Every individual device in the global wireless Internet of Things—estimated to reach over 20 billion devices by 2020—communicates via radio transmitters and receivers. Even when multiple devices are transmitting the same information, each device imprints its own unique signal pattern on the transmission that makes it possible to identify individual smartphones or laptops.
“Due to manufacturing variances, each electronic device has minor hardware differences in its processing chain, which make it slightly different from every other device,” explains Kaushik Chowdhury, an associate professor in Electrical and Computer Engineering at Northeastern. “You can think of these distinct characteristics as a fingerprint. By studying the unique properties of a received radio signal, you can identify which device is sending it.”
Identifying the source of a signal has important implications for both cyber security and emergency preparedness. By impersonating the signal of an authorized device, cyber terrorists could disrupt the safe operation of an airplane or access critical national security data. In the realm of emergency preparedness, rapidly identifying nearby devices could aid in alerting emergency responders, saving crucial seconds and potentially saving human lives.
Based on these and other important implications of device fingerprinting, the US Defense Advanced Research Projects Agency (DARPA) recently awarded $1.5 million in funding to an interdisciplinary team in Northeastern’s College of Engineering (COE) working to optimize this capability.
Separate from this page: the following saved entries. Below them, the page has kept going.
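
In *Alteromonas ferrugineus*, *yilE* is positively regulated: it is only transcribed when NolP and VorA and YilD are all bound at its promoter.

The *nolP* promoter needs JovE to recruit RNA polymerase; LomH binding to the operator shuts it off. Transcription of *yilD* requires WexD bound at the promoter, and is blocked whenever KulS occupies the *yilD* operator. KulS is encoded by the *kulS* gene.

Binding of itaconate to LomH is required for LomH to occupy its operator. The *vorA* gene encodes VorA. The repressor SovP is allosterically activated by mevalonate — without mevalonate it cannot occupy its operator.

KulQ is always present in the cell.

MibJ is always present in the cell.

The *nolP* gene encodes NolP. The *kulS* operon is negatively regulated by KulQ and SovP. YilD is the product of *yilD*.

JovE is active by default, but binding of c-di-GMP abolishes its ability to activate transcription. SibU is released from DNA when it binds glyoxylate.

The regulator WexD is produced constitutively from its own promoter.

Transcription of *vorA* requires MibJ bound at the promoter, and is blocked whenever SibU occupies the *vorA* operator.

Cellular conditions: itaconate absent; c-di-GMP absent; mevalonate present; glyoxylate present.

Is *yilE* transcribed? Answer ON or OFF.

ON

c-di-GMP is absent, so JovE is active.
Itaconate is absent, so LomH is inactive.
No repressor is bound and JovE is active, so *nolP* is transcribed.
So NolP is produced and active.
MibJ is produced constitutively and is active.
Glyoxylate is present, so SibU is inactive.
No repressor is bound and MibJ is active, so *vorA* is transcribed.
So VorA is produced and active.
KulQ is produced constitutively and is active.
Mevalonate is present, so SovP is active.
With repressor KulQ bound, *kulS* is not transcribed.
So KulS is not produced.
WexD is produced constitutively and is active.
No repressor is bound and WexD is active, so *yilD* is transcribed.
So YilD is produced and active.
No repressor is bound and NolP and VorA and YilD are active, so *yilE* is transcribed.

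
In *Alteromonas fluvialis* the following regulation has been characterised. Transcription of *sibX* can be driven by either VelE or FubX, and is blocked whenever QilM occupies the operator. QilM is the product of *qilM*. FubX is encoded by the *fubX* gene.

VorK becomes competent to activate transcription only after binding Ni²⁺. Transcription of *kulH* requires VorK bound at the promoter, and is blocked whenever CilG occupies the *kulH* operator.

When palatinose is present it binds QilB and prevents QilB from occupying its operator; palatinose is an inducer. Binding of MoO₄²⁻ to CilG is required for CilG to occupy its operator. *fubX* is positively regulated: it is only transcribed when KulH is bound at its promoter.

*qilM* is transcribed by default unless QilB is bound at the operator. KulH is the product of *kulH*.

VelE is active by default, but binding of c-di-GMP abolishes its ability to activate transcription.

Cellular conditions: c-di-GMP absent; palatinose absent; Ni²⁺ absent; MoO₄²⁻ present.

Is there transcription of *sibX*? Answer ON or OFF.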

The team will apply machine-learning algorithms to make signal identification practical on a massive scale.
Chowdhury is joined on this team by fellow COE faculty members Stratis Ioannidis, Tommaso Melodia, and Jennifer Dy. All are professors in the ECE Department, but they bring a range of interdisciplinary expertise to this complex challenge. While Chowdhury and Melodia focus their research on wireless networks and communications, Ioannidis and Dy have expertise in signal processing. Their shared goal is to adapt machine-learning techniques such as deep convolutional neural networks—which are already proven for image recognition—into the domain of wireless signal pattern recognition.
The collaborative team will leverage the DARPA funding to develop new methodologies and machine-learning architectures that can correctly classify 10,000 devices with an accuracy rate of 99 percent. The researchers will use a 14-TeraByte database of radio transmitters and radio frequency (RF) signals collected by DARPA across different wireless channels to demonstrate the robust operation of their innovative new methods.
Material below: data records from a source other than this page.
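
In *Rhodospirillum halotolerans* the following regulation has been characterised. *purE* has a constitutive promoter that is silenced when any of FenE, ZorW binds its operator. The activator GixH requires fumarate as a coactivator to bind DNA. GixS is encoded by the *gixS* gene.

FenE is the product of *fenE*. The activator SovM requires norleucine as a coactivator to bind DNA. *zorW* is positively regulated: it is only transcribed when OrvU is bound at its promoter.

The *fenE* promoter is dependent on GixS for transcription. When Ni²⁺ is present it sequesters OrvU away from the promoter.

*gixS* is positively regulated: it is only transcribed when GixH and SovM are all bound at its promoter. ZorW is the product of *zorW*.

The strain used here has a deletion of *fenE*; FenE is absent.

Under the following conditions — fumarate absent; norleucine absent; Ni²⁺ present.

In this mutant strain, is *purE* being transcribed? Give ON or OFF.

FenE is non-functional in this strain, so it has no effect.
Ni²⁺ is present, so OrvU is inactive.
Required activator OrvU is absent, so *zorW* is not transcribed.
So ZorW is not produced.
With no repressor bound, *purE* is transcribed.

ON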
According to Chowdhury, the Northeastern team represents the only all-academic effort to address this extremely complex technical problem posed by DARPA. “That’s not a coincidence,” Chowdhury notes. “The College of Engineering at Northeastern has worked hard to develop leading expertise in the Internet of Things and related topic areas, recognizing the huge importance of the IoT to society, industry, and the military. It’s gratifying to see all this expertise coming together to solve a practical problem and achieve a common goal.”
Chowdhury also notes the important role played by Northeastern’s Integrated Science and Engineering Complex (ISEC) in supporting this kind of collaborative, interdisciplinary research. “The faculty and graduate students involved in this project all reside together on two floors on the ISEC building,” he says. “That physical proximity facilities formal joint research, as well as interesting hallway conversations that can fuel real innovation.”
“By making aggressive investments in supporting interdisciplinary research, Northeastern’s College of Engineering is now uniquely poised to solve today’s most pressing and complex engineering challenges, like device fingerprinting—which has never before been attempted at such a massive scale. I’m excited to be part of what’s happening here,” concludes Chowdhury.